Additionally, when choosing the inclusions and exclusions of your policy, consider the following factors: 

  • Location. If you live in a flood-prone or bushfire area, you may need to pay extra to be covered, and you also need to be sure your policy includes these events. On the flip side, make sure you don’t pay for coverage you don’t need. 
  • Size and age. Knowing when and how your home was constructed is important for your insurance. It might mean your house has poor security against theft or may not be able to withstand strong winds in a storm.
  • Value. Of course, how much your house costs to build or buy will also factor into your insurance. You want to know you are covered for the total amount it would cost to rebuild should the worst happen. Remember, the better the coverage, the more you typically pay premiums. 

Other types of insurance to know

If you are a first-time home buyer or looking to buy a property, there are other insurance products you’ll hear about. These include:

  • Lenders mortgage insurance. This policy is designed to protect the lender rather than the homeowner. It’s required when your deposit is less than 20% of the home price.
  • Income protection. This policy is designed to pay part of your lost income (up to 90%) should you be too unwell or injured to work. 
  • Mortgage protection insurance. If you lose your job or cannot work, mortgage protection insurance can cover your home loan repayments. 
  • Title insurance.

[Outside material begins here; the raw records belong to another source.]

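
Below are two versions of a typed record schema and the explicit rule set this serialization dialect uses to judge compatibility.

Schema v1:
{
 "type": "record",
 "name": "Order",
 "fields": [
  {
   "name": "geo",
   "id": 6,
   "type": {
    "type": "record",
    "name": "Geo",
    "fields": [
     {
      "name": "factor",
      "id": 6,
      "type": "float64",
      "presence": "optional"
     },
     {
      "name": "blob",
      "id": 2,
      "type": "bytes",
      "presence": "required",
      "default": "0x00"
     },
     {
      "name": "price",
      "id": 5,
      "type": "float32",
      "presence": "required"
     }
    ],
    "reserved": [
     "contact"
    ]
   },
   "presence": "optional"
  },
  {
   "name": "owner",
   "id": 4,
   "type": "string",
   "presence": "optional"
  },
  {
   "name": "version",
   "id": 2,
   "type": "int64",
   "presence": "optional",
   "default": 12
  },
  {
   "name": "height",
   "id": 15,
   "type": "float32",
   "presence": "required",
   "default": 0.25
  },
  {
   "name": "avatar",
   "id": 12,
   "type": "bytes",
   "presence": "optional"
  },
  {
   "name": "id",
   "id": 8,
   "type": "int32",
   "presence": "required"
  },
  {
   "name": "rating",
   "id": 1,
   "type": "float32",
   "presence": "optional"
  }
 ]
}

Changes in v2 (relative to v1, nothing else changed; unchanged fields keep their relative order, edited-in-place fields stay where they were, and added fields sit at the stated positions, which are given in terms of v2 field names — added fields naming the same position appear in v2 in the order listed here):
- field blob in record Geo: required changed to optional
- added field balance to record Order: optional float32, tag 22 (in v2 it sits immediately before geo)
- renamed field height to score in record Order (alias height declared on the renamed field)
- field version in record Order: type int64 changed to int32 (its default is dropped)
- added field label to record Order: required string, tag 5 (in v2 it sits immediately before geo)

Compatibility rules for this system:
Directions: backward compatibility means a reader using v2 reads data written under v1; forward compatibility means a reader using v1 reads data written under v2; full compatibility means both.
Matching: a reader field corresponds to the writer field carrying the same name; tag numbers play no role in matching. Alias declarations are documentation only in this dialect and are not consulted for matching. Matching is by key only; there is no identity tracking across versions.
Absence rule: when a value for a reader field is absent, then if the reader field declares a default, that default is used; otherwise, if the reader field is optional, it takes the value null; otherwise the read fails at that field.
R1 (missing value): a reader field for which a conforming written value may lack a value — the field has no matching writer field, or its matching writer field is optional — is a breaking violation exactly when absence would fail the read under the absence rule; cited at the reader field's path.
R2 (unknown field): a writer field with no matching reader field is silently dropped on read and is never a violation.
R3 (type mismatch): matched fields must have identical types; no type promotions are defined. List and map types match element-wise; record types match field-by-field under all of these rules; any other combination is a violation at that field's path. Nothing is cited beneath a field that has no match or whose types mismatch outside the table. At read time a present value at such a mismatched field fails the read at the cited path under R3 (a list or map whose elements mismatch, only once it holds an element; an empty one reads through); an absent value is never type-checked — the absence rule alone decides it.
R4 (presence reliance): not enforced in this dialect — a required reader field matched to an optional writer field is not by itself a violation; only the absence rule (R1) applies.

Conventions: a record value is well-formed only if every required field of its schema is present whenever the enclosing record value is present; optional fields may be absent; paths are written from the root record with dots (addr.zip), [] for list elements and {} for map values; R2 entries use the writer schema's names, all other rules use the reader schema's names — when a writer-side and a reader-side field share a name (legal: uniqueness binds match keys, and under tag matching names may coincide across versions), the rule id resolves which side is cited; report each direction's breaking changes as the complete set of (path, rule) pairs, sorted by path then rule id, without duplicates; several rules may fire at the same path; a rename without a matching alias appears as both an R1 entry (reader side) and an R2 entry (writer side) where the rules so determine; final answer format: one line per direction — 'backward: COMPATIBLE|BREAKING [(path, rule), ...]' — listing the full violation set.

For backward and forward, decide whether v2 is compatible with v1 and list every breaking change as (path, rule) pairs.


in Order below, arrows point writer -> reader
backward on Order — v2 reading data written by v1:
  balance has no writer counterpart
  label has no writer counterpart
  writer optional, Geo -> Geo: reader geo maps from writer geo
  writer optional, string -> string: reader owner maps from writer owner
  writer optional, int64 -> int32: reader version maps from writer version
  score has no writer counterpart
  writer optional, bytes -> bytes: reader avatar maps from writer avatar
  writer required, int32 -> int32: reader id maps from writer id
  writer optional, float32 -> float32: reader rating maps from writer rating
  writer field height has no reader counterpart
  writer optional, float64 -> float64: reader geo.factor maps from writer geo.factor
  writer required, bytes -> bytes: reader geo.blob maps from writer geo.blob
  writer required, float32 -> float32: reader geo.price maps from writer geo.price
  rule R1 violated at label
  rule R3 violated at version
  => backward: BREAKING (2)
forward on Order — v1 reading data written by v2:
  writer optional, Geo -> Geo: reader geo maps from writer geo
  writer optional, string -> string: reader owner maps from writer owner
  writer optional, int32 -> int64: reader version maps from writer version
  height has no writer counterpart
  writer optional, bytes -> bytes: reader avatar maps from writer avatar
  writer required, int32 -> int32: reader id maps from writer id
  writer optional, float32 -> float32: reader rating maps from writer rating
  writer field balance has no reader counterpart
  writer field label has no reader counterpart
  writer field score has no reader counterpart
  writer optional, float64 -> float64: reader geo.factor maps from writer geo.factor
  writer optional, bytes -> bytes: reader geo.blob maps from writer geo.blob
  writer required, float32 -> float32: reader geo.price maps from writer geo.price
  rule R3 violated at version
  => forward: BREAKING (1)

backward: BREAKING [(label, R1), (version, R3)]; forward: BREAKING [(version, R3)]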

This is specialised insurance designed to protect home buyers and homeowners from issues that may arise with property titles, such as errors made by previous owners and identity theft.
  • Life insurance. If you pass away, life insurance pays your dependents or loved ones a lump sum.

Frequently asked questions about home and contents insurance

What’s the difference between home insurance and lenders mortgage insurance?

Lenders mortgage insurance (LMI) is a different product designed to protect the lender rather than the homeowner. It is a one-off, upfront payment that you may need to pay if your deposit is less than 20% of the home’s price. In such a scenario, you may need to pay both LMI and home insurance.